Our Little Secret (Stephen Herek, 2024)

A Lindsay Lohan Christmas rom-com where she is not a child but the lead? From 2024? Count us in. If you enjoy the rom-coms where the universe refuses to mind its own business, this one is designed for you. Avery and Logan dated forever, broke up, moved on, became sensible adults… And then December decides to throw them into the same house for the holidays. Not metaphorically. Literally the same house. With their new partners. Sounds a bit similar to A Merry Little Ex-Mas, right? But here is the twist: their respective new partners happen to be siblings. And it is exactly the kind of coincidence that would never happen in real life but makes absolute sense in a holiday film.

What makes it fun is how quickly all that “we’re over it” confidence cracks. Avery walks in thinking she has everything under control, then one family dinner later, she is remembering exactly why Logan used to pull her in without trying. They tiptoe around their past, try too hard to look unbothered, and end up in situations that make it easily clear the feelings are not exactly gone. Add holiday pressure, and suddenly you are watching two people realise that timing is complicated.

Christmas as Usual (Petter Holmsen, 2023)
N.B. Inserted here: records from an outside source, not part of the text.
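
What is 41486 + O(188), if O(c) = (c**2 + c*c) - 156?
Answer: 112018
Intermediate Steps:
O(c) = -156 + 2*c**2 (O(c) = (c**2 + c**2) - 156 = 2*c**2 - 156 = -156 + 2*c**2)
41486 + O(188) = 41486 + (-156 + 2*188**2) = 41486 + (-156 + 2*35344) = 41486 + (-156 + 70688) = 41486 + 70532 = 112018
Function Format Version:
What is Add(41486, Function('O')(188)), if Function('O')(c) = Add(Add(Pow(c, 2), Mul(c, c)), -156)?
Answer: 112018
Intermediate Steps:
Function('O')(c) = Add(-156, Mul(2, Pow(c, 2))) (Function('O')(c) = Add(Add(Pow(c, 2), Pow(c, 2)), -156) = Add(Mul(2, Pow(c, 2)), -156) = Add(-156, Mul(2, Pow(c, 2))))
Add(41486, Function('O')(188)) = Add(41486, Add(-156, Mul(2, Pow(188, 2)))) = Add(41486, Add(-156, Mul(2, 35344))) = Add(41486, Add(-156, 70688)) = Add(41486, 70532) = 112018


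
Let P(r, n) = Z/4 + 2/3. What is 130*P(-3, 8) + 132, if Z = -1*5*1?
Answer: 337/6 ≈ 56.167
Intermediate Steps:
Z = -5 (Z = -5*1 = -5)
P(r, n) = -7/12 (P(r, n) = -5/4 + 2/3 = -5*¼ + 2*(⅓) = -5/4 + ⅔ = -7/12)
130*P(-3, 8) + 132 = 130*(-7/12) + 132 = -455/6 + 132 = 337/6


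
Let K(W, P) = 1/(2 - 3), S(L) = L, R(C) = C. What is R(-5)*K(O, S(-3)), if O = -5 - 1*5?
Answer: 5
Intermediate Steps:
O = -10 (O = -5 - 5 = -10)
K(W, P) = -1 (K(W, P) = 1/(-1) = -1)
R(-5)*K(O, S(-3)) = -5*(-1) = 5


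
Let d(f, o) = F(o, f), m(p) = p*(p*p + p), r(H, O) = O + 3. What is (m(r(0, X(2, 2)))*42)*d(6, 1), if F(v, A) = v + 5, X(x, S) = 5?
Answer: 145152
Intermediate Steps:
r(H, O) = 3 + O
F(v, A) = 5 + v
m(p) = p*(p + p²) (m(p) = p*(p² + p) = p*(p + p²))
d(f, o) = 5 + o
(m(r(0, X(2, 2)))*42)*d(6, 1) = (((3 + 5)²*(1 + (3 + 5)))*42)*(5 + 1) = ((8²*(1 + 8))*42)*6 = ((64*9)*42)*6 = (576*42)*6 = 24192*6 = 145152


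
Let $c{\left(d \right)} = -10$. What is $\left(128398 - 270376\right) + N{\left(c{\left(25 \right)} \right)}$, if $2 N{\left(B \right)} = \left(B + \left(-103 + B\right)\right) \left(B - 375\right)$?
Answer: $- \frac{236601}{2} \approx -1.183 \cdot 10^{5}$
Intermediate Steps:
$N{\left(B \right)} = \frac{\left(-375 + B\right) \left(-103 + 2 B\right)}{2}$ ($N{\left(B \right)} = \frac{\left(B + \left(-103 + B\right)\right) \left(B - 375\right)}{2} = \frac{\left(-103 + 2 B\right) \left(-375 + B\right)}{2} = \frac{\left(-375 + B\right) \left(-103 + 2 B\right)}{2}$)
$\left(128398 - 270376\right) + N{\left(c{\left(25 \right)} \right)} = \left(128398 - 270376\right) + \left(\frac{38625}{2} + \left(-10\right)^{2} - -4265\right) = -141978 + \left(\frac{38625}{2} + 100 + 4265\right) = -141978 + \frac{47355}{2} = - \frac{236601}{2}$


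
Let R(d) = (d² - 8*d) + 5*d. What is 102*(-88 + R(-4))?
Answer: -6120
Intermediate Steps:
R(d) = d² - 3*d
102*(-88 + R(-4)) = 102*(-88 - 4*(-3 - 4)) = 102*(-88 - 4*(-7)) = 102*(-88 + 28) = 102*(-60) = -6120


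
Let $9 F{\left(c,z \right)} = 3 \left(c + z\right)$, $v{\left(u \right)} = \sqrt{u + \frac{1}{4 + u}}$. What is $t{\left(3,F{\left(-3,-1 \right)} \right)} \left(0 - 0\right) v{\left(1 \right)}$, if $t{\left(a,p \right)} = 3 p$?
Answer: $0$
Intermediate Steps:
$F{\left(c,z \right)} = \frac{c}{3} + \frac{z}{3}$ ($F{\left(c,z \right)} = \frac{3 \left(c + z\right)}{9} = \frac{3 c + 3 z}{9} = \frac{c}{3} + \frac{z}{3}$)
$t{\left(3,F{\left(-3,-1 \right)} \right)} \left(0 - 0\right) v{\left(1 \right)} = 3 \left(\frac{1}{3} \left(-3\right) + \frac{1}{3} \left(-1\right)\right) \left(0 - 0\right) \sqrt{\frac{1 + 1 \left(4 + 1\right)}{4 + 1}} = 3 \left(-1 - \frac{1}{3}\right) \left(0 + 0\right) \sqrt{\frac{1 + 1 \cdot 5}{5}} = 3 \left(- \frac{4}{3}\right) 0 \sqrt{\frac{1 + 5}{5}} = \left(-4\right) 0 \sqrt{\frac{1}{5} \cdot 6} = 0 \sqrt{\frac{6}{5}} = 0 \frac{\sqrt{30}}{5} = 0$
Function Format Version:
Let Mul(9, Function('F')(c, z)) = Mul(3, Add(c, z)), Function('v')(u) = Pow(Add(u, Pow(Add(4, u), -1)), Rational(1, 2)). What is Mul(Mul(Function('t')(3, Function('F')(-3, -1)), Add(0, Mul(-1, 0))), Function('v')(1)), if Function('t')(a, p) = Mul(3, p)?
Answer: 0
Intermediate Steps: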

This film is for anyone who has ever brought someone home for the holidays and immediately regretted introducing them to their family. It is what happens to Thea when she takes Jashan to Norway to meet her mother, hoping for a sweet cultural exchange, and instead walks straight into a winter festival of confusion. It turns out her family has traditions that require full emotional stamina. Jashan is trying his absolute best to keep up, and every interaction has that awkward energy which makes it more com than rom. It is affectionate, sure, but it also has that tension that makes you clutch a pillow.

And then things get even more complicated. Jashan discovers that Thea left out one tiny detail, and that is her long-term ex living right next door. It gets even more unsolved tension from the past involved. Watching poor Jashan try to navigate cultural gaps while tackling a perfectly timed ex of Thea from the past is comforting in a strange way, because you just want both of them to win. And by the end, you genuinely care about whether this couple can survive a Norwegian Christmas.

Last Christmas (Paul Feig, 2019)

Ah, Last Christmas. We are sure most of you might have watched this cute rom-com with a heartbreaking ending; yet, you can’t complete a Netflix holiday rom-com list without it. It starts with Kate, who is drifting through life after a rough year, working as an elf in a Christmas shop and pretending she is fine, even though she clearly is not. Then appears Tom, our mysterious hero, who is somehow always in the right place at the right time. He walks her through the parts of London she has stopped noticing and eventually nudges her back toward the version of herself she thought she lost.

The magic of the film is how it peels all the layers one by one. Tom becomes this steady presence who shows Kate the moments of warmth she had convinced herself she did not deserve. Their connection grows in a way that feels natural, and you start rooting for Kate to let herself soften again. In the end, you will realise we all need (and deserve) someone like Tom in our current lives who can guide us through things while being hella supportive.